Le mer. 11 mars 2020 à 22:22, Heinrich Schuchardt <[email protected]> a
écrit :

> On 3/11/20 12:10 PM, Daniel Thompson wrote:
> > On Tue, Mar 10, 2020 at 06:34:35PM +0100, Francois Ozog wrote:
> >> On Tue, 10 Mar 2020 at 18:19, Daniel Thompson <
> [email protected]>
> >> wrote:
> >>
> >>> On Tue, Mar 10, 2020 at 05:02:27PM +0100, Francois Ozog wrote:
> >>>> 0.1 - EBBR goal
> >>>> May be a reassessment on the "for what" the specification is built.
> >>>>
> >>>> Following all the discussions with prominent industry players, I start
> >>>> to think that limiting the constraints to be EBBR compliant may become
> >>>> counter productive. There will be both EBBR non compliant and EBBR
> >>>> compliant systems. This is inevitable. But EBBR exist for a number of
> >>>> use cases in a number of markets. The value of EBBR is consistent
> >>>> behavior across those.
> >>>>
> >>>> Maximising number of EBBR compliant systems without stating use case
> >>>> parameters ( "why" and "for what") may not be the best goal.
> >>>>
> >>>> Out of things to be more explicit are supported secure boot flows
> >>>> (with/without shim+grub or direct).

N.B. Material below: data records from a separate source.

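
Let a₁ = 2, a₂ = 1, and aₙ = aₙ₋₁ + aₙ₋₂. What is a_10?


Computing iteratively: 2, 1, 3, 4, 7, 11, 18, 29, 47, 76
a_10 = 76

a_10 = 76


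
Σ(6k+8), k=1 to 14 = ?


Σ(6k+8) = 6·Σk + 8·n
= 6·105 + 8·14
= 630 + 112 = 742

Σ = 742


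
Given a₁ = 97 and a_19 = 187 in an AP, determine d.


d = (aₙ - a₁)/(n-1)
= (187 - 97)/(19-1)
= 90/18 = 5

d = 5


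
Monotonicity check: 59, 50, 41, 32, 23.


Differences: -9, -9, -9, -9
All differences < 0 → strictly DECREASING

Monotonically decreasing


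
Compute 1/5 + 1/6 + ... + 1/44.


Σₖ₌5^44 1/k = 1/5 + 1/6 + 1/7 + ... + 1/44
= 3080733578426640787/1345655451257488800
≈ 2.2894

Sum = 3080733578426640787/1345655451257488800 ≈ 2.2894


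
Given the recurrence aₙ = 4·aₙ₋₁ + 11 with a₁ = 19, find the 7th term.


Computing step by step:
a_1 = 19
a_2 = 87
a_3 = 359
a_4 = 1447
a_5 = 5799
a_6 = 23207
a_7 = 92839


a_7 = 92839


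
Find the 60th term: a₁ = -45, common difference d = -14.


aₙ = a₁ + (n-1)d
= -45 + (60-1)×-14
= -45 - 826
= -871

a_60 = -871


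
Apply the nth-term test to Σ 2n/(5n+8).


lim(n→∞) 2n/(5n+8) = 2/5 = 2/5  (divide numerator and denominator by n)
lim aₙ = 2/5 ≠ 0 → series DIVERGES

Diverges (lim aₙ = 2/5 ≠ 0)


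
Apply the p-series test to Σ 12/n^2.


p-series test: Σ c/n^p converges if p > 1, diverges if p ≤ 1 (constant c > 0 doesn't affect convergence).
p = 2
2 > 1 → CONVERGES

Converges (p = 2 > 1)


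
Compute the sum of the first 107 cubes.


n(n+1)/2 = 107×108/2 = 5778
Σk³ = 5778² = 33385284

Σk³ = 33385284


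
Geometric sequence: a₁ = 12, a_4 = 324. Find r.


r^(n-1) = aₙ/a₁
r^3 = 324/12 = 27
r = 27^(1/3)
= 3

r = 3


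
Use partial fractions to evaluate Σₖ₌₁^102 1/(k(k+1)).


1/(k(k+1)) = 1/k - 1/(k+1) (partial fractions)
Telescoping: Σ = 1 - 1/103 = 102/103

Sum = 102/103


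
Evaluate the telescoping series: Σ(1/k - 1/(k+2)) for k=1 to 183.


Telescoping with gap 2: two head and two tail terms survive.
= (1 + 1/2) - (1/184 + 1/185)
= 3/2 - 1/184 - 1/185 = 50691/34040

Sum = 50691/34040


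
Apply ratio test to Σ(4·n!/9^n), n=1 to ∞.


aₙ = 4·n!/9^n
a_{n+1}/aₙ = (n+1)!/9^(n+1) × 9^n/n!  (constant 4 cancels)
= (n+1)/9
L = lim(n→∞) (n+1)/9 = ∞
L > 1 → series DIVERGES

Diverges (ratio test: L = ∞ > 1)


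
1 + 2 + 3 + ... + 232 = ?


n(n+1)/2 = 232×233/2 = 54056/2 = 27028

Σk = 27028


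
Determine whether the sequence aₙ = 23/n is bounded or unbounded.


a₁ = 23, a₂ = 23/2, a₃ = 23/3, ...
0 < aₙ ≤ 23 for all n ≥ 1
Lower bound: 0, Upper bound: 23
The sequence IS bounded

Bounded (0 < aₙ ≤ 23)


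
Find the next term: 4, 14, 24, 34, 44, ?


Pattern: arithmetic (d=10)
Terms: 4, 14, 24, 34, 44
Next term = 54

Next term = 54


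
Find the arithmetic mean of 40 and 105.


AM = (40 + 105)/2 = 145/2 = 72.5

AM = 72.5


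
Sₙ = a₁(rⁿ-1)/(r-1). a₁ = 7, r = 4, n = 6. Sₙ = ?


Sₙ = 7×(4^6 - 1)/(4 - 1)
= 7×(4096 - 1)/3
= 7×4095/3
= 9555

S_6 = 9555


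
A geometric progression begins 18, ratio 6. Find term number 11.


aₙ = a₁·r^(n-1)
= 18×6^10
= 18×60466176
= 1088391168

a_11 = 1088391168


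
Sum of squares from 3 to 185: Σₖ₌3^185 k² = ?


Σₖ₌3^185 k² = Σₖ₌₁^185 k² − Σₖ₌₁^2 k²
= 185·186·371/6 − 2·3·5/6
= 2127685 − 5 = 2127680

Σk² = 2127680


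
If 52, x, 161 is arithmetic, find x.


AM = (52 + 161)/2 = 213/2 = 106.5

AM = 106.5


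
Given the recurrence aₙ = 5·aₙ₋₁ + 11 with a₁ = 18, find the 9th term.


Computing step by step:
a_1 = 18
a_2 = 101
a_3 = 516
a_4 = 2591
a_5 = 12966
a_6 = 64841
a_7 = 324216
a_8 = 1621091
a_9 = 8105466


a_9 = 8105466


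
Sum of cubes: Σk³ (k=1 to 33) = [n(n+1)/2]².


n(n+1)/2 = 33×34/2 = 561
Σk³ = 561² = 314721

Σk³ = 314721


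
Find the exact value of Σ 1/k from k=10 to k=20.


Σₖ₌10^20 1/k = 1/10 + 1/11 + 1/12 + ... + 1/20
= 178964263/232792560
≈ 0.7688

Sum = 178964263/232792560 ≈ 0.7688


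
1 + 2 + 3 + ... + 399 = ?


n(n+1)/2 = 399×400/2 = 159600/2 = 79800

Σk = 79800


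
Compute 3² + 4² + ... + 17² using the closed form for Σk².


Σₖ₌3^17 k² = Σₖ₌₁^17 k² − Σₖ₌₁^2 k²
= 17·18·35/6 − 2·3·5/6
= 1785 − 5 = 1780

Σk² = 1780


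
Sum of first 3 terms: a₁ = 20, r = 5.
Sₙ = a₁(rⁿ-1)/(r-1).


Sₙ = 20×(5^3 - 1)/(5 - 1)
= 20×(125 - 1)/4
= 20×124/4
= 620

S_3 = 620


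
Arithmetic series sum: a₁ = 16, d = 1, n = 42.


aₙ = 16 + (42-1)×1 = 57
Sₙ = n(a₁+aₙ)/2 = 42×(16+57)/2
= 42×73/2 = 1533

S_42 = 1533


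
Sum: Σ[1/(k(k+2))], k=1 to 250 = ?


1/(k(k+2)) = (1/2)·(1/k - 1/(k+2)) (partial fractions)
Telescoping: Σ = (1/2)·(1 + 1/2 - 1/251 - 1/252) = 94375/126504

Sum = 94375/126504


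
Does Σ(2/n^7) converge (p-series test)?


p-series test: Σ c/n^p converges if p > 1, diverges if p ≤ 1 (constant c > 0 doesn't affect convergence).
p = 7
7 > 1 → CONVERGES

Converges (p = 7 > 1)


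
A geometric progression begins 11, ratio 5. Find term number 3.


aₙ = a₁·r^(n-1)
= 11×5^2
= 11×25
= 275

a_3 = 275


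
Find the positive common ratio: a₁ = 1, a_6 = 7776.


r^(n-1) = aₙ/a₁
r^5 = 7776/1 = 7776
r = 7776^(1/5)
= 6

r = 6


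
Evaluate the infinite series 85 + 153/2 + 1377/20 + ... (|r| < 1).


S∞ = a₁/(1-r) = 85/(1 - 9/10)
= 85/(1/10)
= 850

S∞ = 850


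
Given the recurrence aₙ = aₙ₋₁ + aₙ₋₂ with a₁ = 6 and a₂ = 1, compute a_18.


Computing iteratively: 6, 1, 7, 8, 15, 23, 38, 61, 99, 160, 259, 419, ...
a_18 = 7519

a_18 = 7519


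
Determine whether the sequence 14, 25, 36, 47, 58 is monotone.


Differences: 11, 11, 11, 11
All differences > 0 → strictly INCREASING

Monotonically increasing


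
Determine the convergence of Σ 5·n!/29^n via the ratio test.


aₙ = 5·n!/29^n
a_{n+1}/aₙ = (n+1)!/29^(n+1) × 29^n/n!  (constant 5 cancels)
= (n+1)/29
L = lim(n→∞) (n+1)/29 = ∞
L > 1 → series DIVERGES

Diverges (ratio test: L = ∞ > 1)


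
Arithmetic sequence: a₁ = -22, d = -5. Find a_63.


aₙ = a₁ + (n-1)d
= -22 + (63-1)×-5
= -22 - 310
= -332

a_63 = -332


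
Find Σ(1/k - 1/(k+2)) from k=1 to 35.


Telescoping with gap 2: two head and two tail terms survive.
= (1 + 1/2) - (1/36 + 1/37)
= 3/2 - 1/36 - 1/37 = 1925/1332

Sum = 1925/1332


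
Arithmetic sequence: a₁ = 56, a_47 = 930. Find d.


d = (aₙ - a₁)/(n-1)
= (930 - 56)/(47-1)
= 874/46 = 19

d = 19


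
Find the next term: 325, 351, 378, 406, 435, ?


Pattern: triangular numbers: n(n+1)/2
Terms: 325, 351, 378, 406, 435
Next term = 465

Next term = 465


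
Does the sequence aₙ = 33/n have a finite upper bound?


a₁ = 33, a₂ = 33/2, a₃ = 33/3, ...
0 < aₙ ≤ 33 for all n ≥ 1
Lower bound: 0, Upper bound: 33
The sequence IS bounded

Bounded (0 < aₙ ≤ 33)


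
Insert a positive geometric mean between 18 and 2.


GM = √(18×2) = √36 = 6

GM = 6


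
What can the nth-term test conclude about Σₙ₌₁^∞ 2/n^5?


lim(n→∞) 2/n^5 = 0
lim aₙ = 0 → nth-term test is INCONCLUSIVE
(Need other tests; this is actually a convergent p-series with p=5 > 1)

Inconclusive (lim aₙ = 0; need another test)


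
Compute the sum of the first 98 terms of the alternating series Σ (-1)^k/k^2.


S = -1 + 1/4 - 1/9 + 1/16 - 1/25 + 1/36 - 1/49 + 1/64 ± ...
= -0.8224
(Full series converges to -π²/12 ≈ -0.8225)

S_98 = -0.8224


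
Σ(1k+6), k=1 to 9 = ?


Σ(1k+6) = 1·Σk + 6·n
= 1·45 + 6·9
= 45 + 54 = 99

Σ = 99


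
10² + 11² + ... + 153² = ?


Σₖ₌10^153 k² = Σₖ₌₁^153 k² − Σₖ₌₁^9 k²
= 153·154·307/6 − 9·10·19/6
= 1205589 − 285 = 1205304

Σk² = 1205304


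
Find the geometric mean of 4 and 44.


GM = √(4×44) = √176 = 13.2665

GM = 13.2665


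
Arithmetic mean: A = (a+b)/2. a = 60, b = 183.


AM = (60 + 183)/2 = 243/2 = 121.5

AM = 121.5


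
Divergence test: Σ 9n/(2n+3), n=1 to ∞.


lim(n→∞) 9n/(2n+3) = 9/2 = 9/2  (divide numerator and denominator by n)
lim aₙ = 9/2 ≠ 0 → series DIVERGES

Diverges (lim aₙ = 9/2 ≠ 0)


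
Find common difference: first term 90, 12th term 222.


d = (aₙ - a₁)/(n-1)
= (222 - 90)/(12-1)
= 132/11 = 12

d = 12


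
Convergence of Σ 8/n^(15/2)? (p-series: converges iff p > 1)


p-series test: Σ c/n^p converges if p > 1, diverges if p ≤ 1 (constant c > 0 doesn't affect convergence).
p = 15/2
15/2 > 1 → CONVERGES

Converges (p = 15/2 > 1)


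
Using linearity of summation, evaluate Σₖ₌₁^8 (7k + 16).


Σ(7k+16) = 7·Σk + 16·n
= 7·36 + 16·8
= 252 + 128 = 380

Σ = 380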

Some vendors require shim+grub
> >>>> while industry players want the exact opposite: nothing but UEFI. This
> >>>> drivers a number of requirements in terms of UEFI protocols needed
> >>>
> >>> We have resisted levels in EBBR until now but this might be where might
> >>> have a need for them.
> >>>
> >>> Put another way I agree that getting explicit about mandatory features
> >>> for secure boot flows is useful.
> >>>
> >>> However I also think that is remains valuable to define best practice
> >>> for how firmware and OS interact on systems that have not implemented
> >>> secure boot.
> >>>
> >>> It's all about the target use:
> >> 1) industrial (manufacturing, automotive, robotics, medical...)
> components
> >> 2) telecom edge
> >> 3) 96boards
> >> 4) developer desktop
> >> 5) server
> >>
> >> As I just consider 1 and 2, I have no case without secure boot...

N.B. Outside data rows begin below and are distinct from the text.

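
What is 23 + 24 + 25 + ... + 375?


Σₖ₌23^375 k = Σₖ₌₁^375 k − Σₖ₌₁^22 k
= 375·376/2 − 22·23/2
= 70500 − 253 = 70247

Σk = 70247


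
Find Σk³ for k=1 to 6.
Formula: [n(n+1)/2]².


n(n+1)/2 = 6×7/2 = 21
Σk³ = 21² = 441

Σk³ = 441


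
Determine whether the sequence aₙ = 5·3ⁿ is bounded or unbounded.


aₙ = 5·3ⁿ → as n→∞, aₙ→∞ (since base 3 > 1)
No finite upper bound exists
The sequence is UNBOUNDED

Unbounded (aₙ → ∞ as n → ∞)


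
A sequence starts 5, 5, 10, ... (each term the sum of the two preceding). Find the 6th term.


Computing iteratively: 5, 5, 10, 15, 25, 40
a_6 = 40

a_6 = 40


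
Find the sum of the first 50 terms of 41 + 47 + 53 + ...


aₙ = 41 + (50-1)×6 = 335
Sₙ = n(a₁+aₙ)/2 = 50×(41+335)/2
= 50×376/2 = 9400

S_50 = 9400


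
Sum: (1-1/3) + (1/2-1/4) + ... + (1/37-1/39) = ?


Telescoping with gap 2: two head and two tail terms survive.
= (1 + 1/2) - (1/38 + 1/39)
= 3/2 - 1/38 - 1/39 = 1073/741

Sum = 1073/741


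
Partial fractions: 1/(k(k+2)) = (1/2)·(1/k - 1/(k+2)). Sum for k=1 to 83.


1/(k(k+2)) = (1/2)·(1/k - 1/(k+2)) (partial fractions)
Telescoping: Σ = (1/2)·(1 + 1/2 - 1/84 - 1/85) = 10541/14280

Sum = 10541/14280


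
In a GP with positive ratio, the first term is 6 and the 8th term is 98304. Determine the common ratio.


r^(n-1) = aₙ/a₁
r^7 = 98304/6 = 16384
r = 16384^(1/7)
= 4

r = 4


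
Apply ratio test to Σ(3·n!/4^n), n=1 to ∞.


aₙ = 3·n!/4^n
a_{n+1}/aₙ = (n+1)!/4^(n+1) × 4^n/n!  (constant 3 cancels)
= (n+1)/4
L = lim(n→∞) (n+1)/4 = ∞
L > 1 → series DIVERGES

Diverges (ratio test: L = ∞ > 1)


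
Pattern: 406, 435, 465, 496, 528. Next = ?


Pattern: triangular numbers: n(n+1)/2
Terms: 406, 435, 465, 496, 528
Next term = 561

Next term = 561


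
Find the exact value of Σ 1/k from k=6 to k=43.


Σₖ₌6^43 1/k = 1/6 + 1/7 + 1/8 + ... + 1/43
= 252819946339770257/122332313750680800
≈ 2.0667

Sum = 252819946339770257/122332313750680800 ≈ 2.0667


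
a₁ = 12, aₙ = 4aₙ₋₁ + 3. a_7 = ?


Computing step by step:
a_1 = 12
a_2 = 51
a_3 = 207
a_4 = 831
a_5 = 3327
a_6 = 13311
a_7 = 53247


a_7 = 53247


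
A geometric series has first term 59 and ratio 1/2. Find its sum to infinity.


S∞ = a₁/(1-r) = 59/(1 - 1/2)
= 59/(1/2)
= 118

S∞ = 118


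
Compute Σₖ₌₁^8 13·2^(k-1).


Sₙ = 13×(2^8 - 1)/(2 - 1)
= 13×(256 - 1)/1
= 13×255/1
= 3315

S_8 = 3315


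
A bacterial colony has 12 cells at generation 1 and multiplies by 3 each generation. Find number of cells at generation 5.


aₙ = a₁·r^(n-1)
= 12×3^4
= 12×81
= 972

a_5 = 972


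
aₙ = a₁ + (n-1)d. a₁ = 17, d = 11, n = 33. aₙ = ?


aₙ = a₁ + (n-1)d
= 17 + (33-1)×11
= 17 + 352
= 369

a_33 = 369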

> >> Now the dev platform can come without the secureboot active and
> >> SElinx deactivated....
> >> In what context you think this is usefull?
> >
> > I would like it to be possible for dev boards and SoMs whose SoCs do not
> > have a built-in root of trust to have some basic level of EBBR
> > compliance.
> >
> > I don't like to optics of saying "this standard cannot possibly apply to
> > a Raspberry Pi"[1]. Taking the RPi Zero or CM3 as examples[2], I can't
> see any
> > value added by secure boot since the root-of-trust would have to start
> > on the same media as the operating system anyway.
>
> There is a TPMv2 module available for Raspberries.
>
>
> https://buyzero.de/products/letstrust-hardware-tpm-trusted-platform-module?variant=33890452626
>
> Would we be able to use this as root of trust?
>
> Would we recommend the EFI TPM2 Protocol to be implemented in the EBBR
> as a possible source of trust? Daniel Kiper, one of the maintainers of
> GRUB, expressed interest in this feature.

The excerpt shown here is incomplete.